TOKYO -- Sony is dropping its money-losing rear-projection TV business to focus on two flat panel technologies -- liquid crystal display and organic light-emitting diode, the company said yesterday.
This spring, the company announced that 800 workers at the Sony Technology Center in Mount Pleasant would be laid off as a result of the shift of production of rear-projection television sets to Mexico. The company, which opened its Westmoreland County facility in 1992, once employed about 3,300 area residents.
Sales of rear-projection TVs had been declining recently as LCD TVs gained in popularity and got bigger in size, Sony Corp. spokesman Shinji Obana said.
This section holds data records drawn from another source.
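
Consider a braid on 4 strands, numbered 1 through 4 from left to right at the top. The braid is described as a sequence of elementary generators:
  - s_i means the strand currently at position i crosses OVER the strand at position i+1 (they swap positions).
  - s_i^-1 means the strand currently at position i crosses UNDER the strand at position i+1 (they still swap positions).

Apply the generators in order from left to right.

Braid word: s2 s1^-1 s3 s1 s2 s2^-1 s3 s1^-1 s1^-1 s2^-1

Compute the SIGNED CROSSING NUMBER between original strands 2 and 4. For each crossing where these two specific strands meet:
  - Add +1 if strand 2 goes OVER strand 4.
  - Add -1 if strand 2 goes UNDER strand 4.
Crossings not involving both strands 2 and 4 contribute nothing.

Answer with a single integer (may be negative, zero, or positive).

Answer: 0

Derivation:
Gen 1: crossing 2x3. Both 2&4? no. Sum: 0
Gen 2: crossing 1x3. Both 2&4? no. Sum: 0
Gen 3: 2 over 4. Both 2&4? yes. Contrib: +1. Sum: 1
Gen 4: crossing 3x1. Both 2&4? no. Sum: 1
Gen 5: crossing 3x4. Both 2&4? no. Sum: 1
Gen 6: crossing 4x3. Both 2&4? no. Sum: 1
Gen 7: 4 over 2. Both 2&4? yes. Contrib: -1. Sum: 0
Gen 8: crossing 1x3. Both 2&4? no. Sum: 0
Gen 9: crossing 3x1. Both 2&4? no. Sum: 0
Gen 10: crossing 3x2. Both 2&4? no. Sum: 0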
In October, Sony lowered its global sales forecast for rear-projection TVs -- which use a projector to create images on large screens -- to 400,000 from 700,000, which is down from 1.1 million the previous fiscal year.
By contrast, Sony expects to sell 10 million LCD TVs this fiscal year through March, up from 6.3 million the previous year.
Sony sells 85 percent of its rear-projection TVs in the United States, and about 10 percent in Europe, according to Mr. Obana.
The decision to abandon rear-projection TVs underlines Sony's strategy of focusing on LCDs and OLEDs at a time when competition is heating up in flat TVs.
In the fiscal half-year through September, Sony lost $526.3 million in its TV operations, partly because of losses tied to rear-projection TVs, Mr. Obana said.
Earlier this month, Sony began selling a small 11-inch TV that uses a relatively new but expensive flat-panel technology called OLED. Sony's XEL-1 measures just 3 millimeters, or 0.12 inches, thick and delivers clear, vivid images.